Ceux qui trouvent que les Lundis sans viande n'ont pas leur place à l'école seront peut-être surpris d'apprendre que c'est déjà chose faite, de manière non officielle du moins. À l'initiative de quatre élèves de 13 ans, ils ont déjà fait leur entrée au collège Mont-Saint-Louis.

Ève Dumas LA PRESSE

Le projet Pas de viande le lundi (PDVLL) est né le 24 septembre dernier, avant même que l'on connaissance l'existence d'un volet franco-québécois des «Meatless Mondays». Julia Côté-Vienneau est à l'origine de cette campagne étudiante fortement axée sur l'environnement.

 

La jeune fille a pris connaissance de l'impact écologique de l'agriculture animale, et surtout de la quantité d'eau consommée pour produire de la viande, dans un cours de science. La jeune militante en herbe a donc pensé qu'en réduisant sa consommation de viande et en encourageant ses pairs à faire de même, elle pourrait peut-être faire une différence.
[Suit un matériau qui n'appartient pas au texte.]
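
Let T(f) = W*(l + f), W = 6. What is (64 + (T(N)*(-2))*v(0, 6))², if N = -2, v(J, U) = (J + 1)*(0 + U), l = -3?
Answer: 179776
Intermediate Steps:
v(J, U) = U*(1 + J) (v(J, U) = (1 + J)*U = U*(1 + J))
T(f) = -18 + 6*f (T(f) = 6*(-3 + f) = -18 + 6*f)
(64 + (T(N)*(-2))*v(0, 6))² = (64 + ((-18 + 6*(-2))*(-2))*(6*(1 + 0)))² = (64 + ((-18 - 12)*(-2))*(6*1))² = (64 - 30*(-2)*6)² = (64 + 60*6)² = (64 + 360)² = 424² = 179776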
Le mouvement compte maintenant plus de 120 membres. Des amis, des camarades de classe et leurs parents ont décidé de les suivre et de bouder la viande et le poisson tous les lundis.

«L'environnement nous tient vraiment à coeur et le fait de ne pas manger de viande le lundi diminuerait un peu l'eau que nous consommons. Nous ne mangeons donc plus de viande le lundi pour aider notre planète et ses habitants.»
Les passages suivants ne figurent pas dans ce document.